Comme elle, ils étaient nombreux à venir de loin. Des Antilles, de Tokyo ou encore Madrid. Et c’est encore le gros des troupes des voyageurs. « Dans les avions qui arrivent et qui partent, ce sont souvent des rapatriements de tous les pays du monde. Les déplacements, y compris pour motif professionnel, doivent encore être dûment justifiés. C’est ce qui limite le nombre de déplacements. Au mois de juin, on peut espérer une activité plus soutenue, peut-être à 10 % du trafic. Ce sera une reprise très progressive », avance prudemment Alain de la Meslière qui rappelle que l’année dernière encore près de 10 millions de passagers ont transité par Toulouse-Blagnac. Alors, après avoir eu seulement un vol aller-retour durant plus d’un mois, le fait d’en compter désormais deux depuis lundi est une petite victoire.
« C’est minimum 90 % de baisse d’activités pour nous", Youssef, un chauffeur de taxi de l’aéroport »

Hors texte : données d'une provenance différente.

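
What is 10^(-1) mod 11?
10

gcd(10, 11) = 1, so the inverse exists.
Extended Euclidean algorithm on (11, 10):
11 = 1 × 10 + 1  ⟹  1 = (1)·11 + (-1)·10
So (-1)·10 ≡ 1 (mod 11), i.e. 10^(-1) ≡ -1 ≡ 10 (mod 11).
Check: 10 × 10 = 100 ≡ 1 (mod 11)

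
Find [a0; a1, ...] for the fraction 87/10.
[8; 1, 2, 3]

Euclidean algorithm steps:
87 = 8 × 10 + 7
10 = 1 × 7 + 3
7 = 2 × 3 + 1
3 = 3 × 1 + 0
Continued fraction: [8; 1, 2, 3]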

Loin d’être suffisant pour les chauffeurs de taxi qui attendent en vain les clients. « La plupart des avions sont vides à cause du Covid. Mais depuis le déconfinement il n’y a plus personne qui prend le taxi. Les familles viennent les chercher maintenant qu’elles peuvent. C’est minimum 90 % de baisse d’activité pour nous. C’est simple, en général on a environ 120 avions par jour, là on est à deux », déplore Youssef. Avec ses collègues, il attend des mesures de la part du gouvernement, au-delà des prêts déjà consentis. Et comme tout le monde, il espère qu’un vaccin verra bientôt le jour.